Play for You, Work for Others

Naval Ravikant’s idea: find the thing that feels like play to you but looks like work to others. That’s your edge.

The typical career advice is to work harder, develop discipline, grind through resistance. And sometimes that’s necessary. But the truly disproportionate outcomes come from people who aren’t grinding at all — they’re playing.

How to Recognise It

It doesn’t feel like effort. Ideas come without forcing them. You lose track of time. Other people look at what you produced and say “that must have taken ages” — but it didn’t. It just happened.

For me, it’s connecting ideas across domains. Enterprise AI strategy, philosophy of honesty, river metaphors for constraints, career positioning — these don’t feel like separate tasks. They feel like one continuous thought that happens to touch different surfaces.

The Trap

The trap is assuming that because it’s easy, it’s not valuable. We’re trained to believe that value requires suffering. If it came naturally, it must not be worth much.

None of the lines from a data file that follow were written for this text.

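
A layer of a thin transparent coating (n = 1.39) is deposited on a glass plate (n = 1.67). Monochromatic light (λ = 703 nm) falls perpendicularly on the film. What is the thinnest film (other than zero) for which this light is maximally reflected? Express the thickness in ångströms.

2529 Å

At the upper boundary (n = 1.0 to n = 1.39) the reflected ray undergoes a half-wave phase shift.
At the lower boundary (n = 1.39 to n = 1.67) the reflected ray undergoes a half-wave phase shift.
Zero or two π shifts → no net half-wave offset.
With no net inversion, constructive interference in reflection requires 2 n t = m λ.
Minimum nonzero at m = 1: t = λ / (2 n) = 703 / (2 × 1.39) = 253 nm.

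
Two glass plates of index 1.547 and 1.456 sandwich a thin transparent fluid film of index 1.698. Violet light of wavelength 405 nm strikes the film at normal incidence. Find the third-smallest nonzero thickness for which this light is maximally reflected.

Top surface (1.547 → 1.698): reflection off a higher-index medium gives a half-wave phase shift.
At the lower boundary (n = 1.698 to n = 1.456) the reflected ray undergoes no phase shift.
Net: one phase inversion between the two reflected rays.
So the condition for constructive reflection is 2 n t = (m + ½) λ.
The third-smallest nonzero thickness corresponds to m = 2: t = (m + ½) λ / (2 n) = 2.50 × 405 / (2 × 1.698) = 298 nm.

298 nm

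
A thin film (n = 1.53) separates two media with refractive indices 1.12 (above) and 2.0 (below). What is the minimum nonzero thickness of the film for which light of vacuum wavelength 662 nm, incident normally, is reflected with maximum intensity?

Ray reflecting at the top interface goes from n = 1.12 toward n = 1.53: a half-wave phase shift.
At the lower boundary (n = 1.53 to n = 2.0) the reflected ray undergoes a half-wave phase shift.
Zero or two π shifts → no net half-wave offset.
For strong reflection here: 2 n t = m λ.
Minimum nonzero at m = 1: t = λ / (2 n) = 662 / (2 × 1.53) = 216 nm.

216 nm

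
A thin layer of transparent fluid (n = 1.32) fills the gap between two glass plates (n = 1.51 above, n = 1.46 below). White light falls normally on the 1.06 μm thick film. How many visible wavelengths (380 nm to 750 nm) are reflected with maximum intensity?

3

At the upper boundary (n = 1.51 to n = 1.32) the reflected ray undergoes no phase shift.
Bottom surface (1.32 → 1.46): reflection off a higher-index medium gives a half-wave phase shift.
Net: one phase inversion between the two reflected rays.
For strong reflection here: 2 n t = (m + ½) λ.
λ = 2 n t / (m + ½) = 2798 / (m + ½) nm.
m=3: 800 nm (IR); m=4: 622 nm (visible); m=5: 509 nm (visible); m=6: 431 nm (visible); m=7: 373 nm (UV).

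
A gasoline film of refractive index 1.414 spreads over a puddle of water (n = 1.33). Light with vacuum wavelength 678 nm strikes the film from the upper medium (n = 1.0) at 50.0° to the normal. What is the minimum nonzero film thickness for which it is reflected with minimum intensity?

285 nm

Ray reflecting at the top interface goes from n = 1.0 toward n = 1.414: a half-wave phase shift.
At the lower boundary (n = 1.414 to n = 1.33) the reflected ray undergoes no phase shift.
The two reflections differ by half a wavelength.
For weak reflection here: 2 n t cos θ_r = m λ.
Snell's law: 1.0 sin 50.0° = 1.414 sin θ_r → sin θ_r = 0.542, cos θ_r = 0.841.
Minimum nonzero at m = 1: t = λ / (2 n cos θ_r) = 678 / (2 × 1.414 × 0.841) = 285 nm.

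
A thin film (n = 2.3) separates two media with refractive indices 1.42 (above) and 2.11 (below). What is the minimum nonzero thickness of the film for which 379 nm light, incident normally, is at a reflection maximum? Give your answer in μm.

0.0412 μm

Top surface (1.42 → 2.3): reflection off a higher-index medium gives a half-wave phase shift.
At the lower boundary (n = 2.3 to n = 2.11) the reflected ray undergoes no phase shift.
The two reflections differ by half a wavelength.
So the condition for constructive reflection is 2 n t = (m + ½) λ.
Minimum at m = 0: t = λ / (4 n) = 379 / (4 × 2.3) = 41.2 nm.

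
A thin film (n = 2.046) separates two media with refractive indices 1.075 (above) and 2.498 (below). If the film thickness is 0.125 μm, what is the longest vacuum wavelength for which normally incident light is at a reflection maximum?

512 nm

Ray reflecting at the top interface goes from n = 1.075 toward n = 2.046: a half-wave phase shift.
Ray reflecting at the bottom interface goes from n = 2.046 toward n = 2.498: a half-wave phase shift.
Zero or two π shifts → no net half-wave offset.
So the condition for constructive reflection is 2 n t = m λ.
λ = 2 n t / m. The longest wavelength is m = 1: λ = 2 × 2.046 × 125 / 1.00 = 512 nm.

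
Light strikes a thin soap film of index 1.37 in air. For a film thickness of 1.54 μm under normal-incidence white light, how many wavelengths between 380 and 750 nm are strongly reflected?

At the upper boundary (n = 1.0 to n = 1.37) the reflected ray undergoes a half-wave phase shift.
Ray reflecting at the bottom interface goes from n = 1.37 toward n = 1.0: no phase shift.
Net: one phase inversion between the two reflected rays.
With one net inversion, constructive interference in reflection requires 2 n t = (m + ½) λ.
λ = 2 n t / (m + ½) = 4220 / (m + ½) nm.
m=5: 767 nm (IR); m=6: 649 nm (visible); m=7: 563 nm (visible); m=8: 496 nm (visible); m=9: 444 nm (visible); m=10: 402 nm (visible); m=11: 367 nm (UV).

5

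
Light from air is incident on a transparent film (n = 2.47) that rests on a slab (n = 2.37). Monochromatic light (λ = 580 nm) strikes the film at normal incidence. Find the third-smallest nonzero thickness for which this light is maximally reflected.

Top surface (1.0 → 2.47): reflection off a higher-index medium gives a half-wave phase shift.
Ray reflecting at the bottom interface goes from n = 2.47 toward n = 2.37: no phase shift.
Net: one phase inversion between the two reflected rays.
So the condition for constructive reflection is 2 n t = (m + ½) λ.
The third-smallest nonzero thickness corresponds to m = 2: t = (m + ½) λ / (2 n) = 2.50 × 580 / (2 × 2.47) = 294 nm.

294 nm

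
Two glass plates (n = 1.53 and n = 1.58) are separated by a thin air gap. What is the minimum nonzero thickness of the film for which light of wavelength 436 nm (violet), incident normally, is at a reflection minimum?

Top surface (1.53 → 1.0): reflection off a lower-index medium gives no phase shift.
At the lower boundary (n = 1.0 to n = 1.58) the reflected ray undergoes a half-wave phase shift.
The two reflections differ by half a wavelength.
With one net inversion, destructive interference in reflection requires 2 n t = m λ.
Minimum nonzero at m = 1: t = λ / (2 n) = 436 / (2 × 1.0) = 218 nm.

218 nm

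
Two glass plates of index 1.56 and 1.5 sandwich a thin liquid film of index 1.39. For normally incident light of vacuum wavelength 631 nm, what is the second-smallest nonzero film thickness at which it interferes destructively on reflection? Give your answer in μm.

At the upper boundary (n = 1.56 to n = 1.39) the reflected ray undergoes no phase shift.
Ray reflecting at the bottom interface goes from n = 1.39 toward n = 1.5: a half-wave phase shift.
Exactly one π shift → a net half-wave offset.
With one net inversion, destructive interference in reflection requires 2 n t = m λ.
The second-smallest nonzero thickness corresponds to m = 2: t = m λ / (2 n) = 2.00 × 631 / (2 × 1.39) = 454 nm.

0.454 μm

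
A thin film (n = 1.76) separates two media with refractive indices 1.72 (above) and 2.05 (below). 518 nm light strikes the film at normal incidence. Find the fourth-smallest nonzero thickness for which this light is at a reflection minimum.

515 nm

At the upper boundary (n = 1.72 to n = 1.76) the reflected ray undergoes a half-wave phase shift.
Ray reflecting at the bottom interface goes from n = 1.76 toward n = 2.05: a half-wave phase shift.
The two reflections carry the same phase change, so no net offset.
So the condition for destructive reflection is 2 n t = (m + ½) λ.
The fourth-smallest nonzero thickness corresponds to m = 3: t = (m + ½) λ / (2 n) = 3.50 × 518 / (2 × 1.76) = 515 nm.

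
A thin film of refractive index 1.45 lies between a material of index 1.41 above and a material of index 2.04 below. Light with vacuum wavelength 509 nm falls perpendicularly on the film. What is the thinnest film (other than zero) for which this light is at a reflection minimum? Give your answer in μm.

0.0878 μm

At the upper boundary (n = 1.41 to n = 1.45) the reflected ray undergoes a half-wave phase shift.
Bottom surface (1.45 → 2.04): reflection off a higher-index medium gives a half-wave phase shift.
The two reflections carry the same phase change, so no net offset.
With no net inversion, destructive interference in reflection requires 2 n t = (m + ½) λ.
Minimum at m = 0: t = λ / (4 n) = 509 / (4 × 1.45) = 87.8 nm.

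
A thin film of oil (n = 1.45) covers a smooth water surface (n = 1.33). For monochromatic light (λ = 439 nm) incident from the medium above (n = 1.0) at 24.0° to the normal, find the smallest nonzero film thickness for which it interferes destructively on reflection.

Top surface (1.0 → 1.45): reflection off a higher-index medium gives a half-wave phase shift.
At the lower boundary (n = 1.45 to n = 1.33) the reflected ray undergoes no phase shift.
Net: one phase inversion between the two reflected rays.
For weak reflection here: 2 n t cos θ_r = m λ.
Snell's law: 1.0 sin 24.0° = 1.45 sin θ_r → sin θ_r = 0.281, cos θ_r = 0.960.
Minimum nonzero at m = 1: t = λ / (2 n cos θ_r) = 439 / (2 × 1.45 × 0.960) = 158 nm.

158 nm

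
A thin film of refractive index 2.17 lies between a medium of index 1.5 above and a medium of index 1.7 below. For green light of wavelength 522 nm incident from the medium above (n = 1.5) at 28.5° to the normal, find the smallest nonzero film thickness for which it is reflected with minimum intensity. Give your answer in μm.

0.127 μm

At the upper boundary (n = 1.5 to n = 2.17) the reflected ray undergoes a half-wave phase shift.
At the lower boundary (n = 2.17 to n = 1.7) the reflected ray undergoes no phase shift.
Net: one phase inversion between the two reflected rays.
With one net inversion, destructive interference in reflection requires 2 n t cos θ_r = m λ.
Snell's law: 1.5 sin 28.5° = 2.17 sin θ_r → sin θ_r = 0.330, cos θ_r = 0.944.
Minimum nonzero at m = 1: t = λ / (2 n cos θ_r) = 522 / (2 × 2.17 × 0.944) = 127 nm.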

The opposite is true. The things that come naturally to you are precisely the things that are hardest for others. That’s what makes them valuable.

The Career Implication

Don’t optimise for the highest-paying job. Optimise for the one where the daily work feels like play. The money follows — because you’ll be unreasonably good at something, and unreasonably good is what the market pays premium for.

The hard part isn’t finding the work. It’s trusting that play counts.